Pete Comfort (or "Comfy" to his pupils) died on 10 July, aged 55, after complications following a kidney transplant. An Alford boy by birth, Pete started his career as an art teacher in 1978 at Banchory Academy and was promoted five years later to principal teacher of guidance at Alford Academy, where he had just completed his 28th year of devoted and utterly selfless service to the school, to the community, and, above all, to his pupils.

In his element in the classroom, he was a natural teacher, with a uniquely humorous style, who cared passionately about his pupils as individuals. They were "a his bairns".

He talked their language and took great time and care to give and gain respect. Once Pete had these strong positive relationships in place, he "worked his magic", straight talking with the youngsters, cajoling and motivating them. He was particularly skilled at working with vulnerable and challenging youngsters, persevering with them, fighting their corner - not always by the book - to give them the best possible chances for their future.

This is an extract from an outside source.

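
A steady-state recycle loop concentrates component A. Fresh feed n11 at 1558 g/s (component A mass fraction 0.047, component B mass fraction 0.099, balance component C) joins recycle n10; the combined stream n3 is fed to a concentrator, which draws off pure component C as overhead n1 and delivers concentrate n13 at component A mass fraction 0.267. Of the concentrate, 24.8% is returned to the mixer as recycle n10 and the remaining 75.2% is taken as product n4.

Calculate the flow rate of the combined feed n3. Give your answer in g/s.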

Pete had real community spirit and knew "gie near a'thing about a'body", and he used this knowledge, along with great local business relationships, to open doors for pupils. He managed many school football teams (including ones for girls), led innumerable residential trips, and his holistic approach to education extended far into his life beyond school, where he became renowned for providing common-sense approaches to support the youngsters he met through his many years of service on the children's panel. Going that extra mile was part of his DNA.

An insulin-dependent diabetic since the age of 14, Pete never once complained about his illness, stressing instead the need to "get on wi' it". He was very rarely off work, despite his latter need to self- administer kidney dialysis four times daily, with one session during his lunch hour. Instead, he remained constantly upbeat, putting his heart and soul into his work, still planning a "return speech" to senior pupils as he lay in hospital after his transplant.

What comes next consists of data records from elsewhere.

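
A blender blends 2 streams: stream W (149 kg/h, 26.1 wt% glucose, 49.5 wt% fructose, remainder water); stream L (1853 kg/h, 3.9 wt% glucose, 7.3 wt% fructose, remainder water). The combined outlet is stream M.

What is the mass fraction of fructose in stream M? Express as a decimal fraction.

0.1044

Total flow out = 149 + 1853 = 2002 kg/h.
fructose in = 149×0.495 + 1853×0.073 = 209.02 kg/h.
fructose mass fraction in M = 209.02/2002 = 0.1044.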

Alas, the operation that would have transformed his life was not a success, but he took on its risks in the same spirit he took on life, grabbing opportunities with both hands.

Pete's contribution to education was immense: he touched so many lives, and will be remembered by generations of pupils, parents and colleagues for being a genuine, fun-loving and hard-working man with a heart of gold, well deserving the title of legend, one of the best teachers ever. Alford Academy has lost someone very special, but Pete has left a legacy beyond measure: his spirit, his strength and his hope are deeply rooted in the life and work of our school, and will live on for many years to come.

Moira Milne is headteacher at Alford Academy, Aberdeenshire.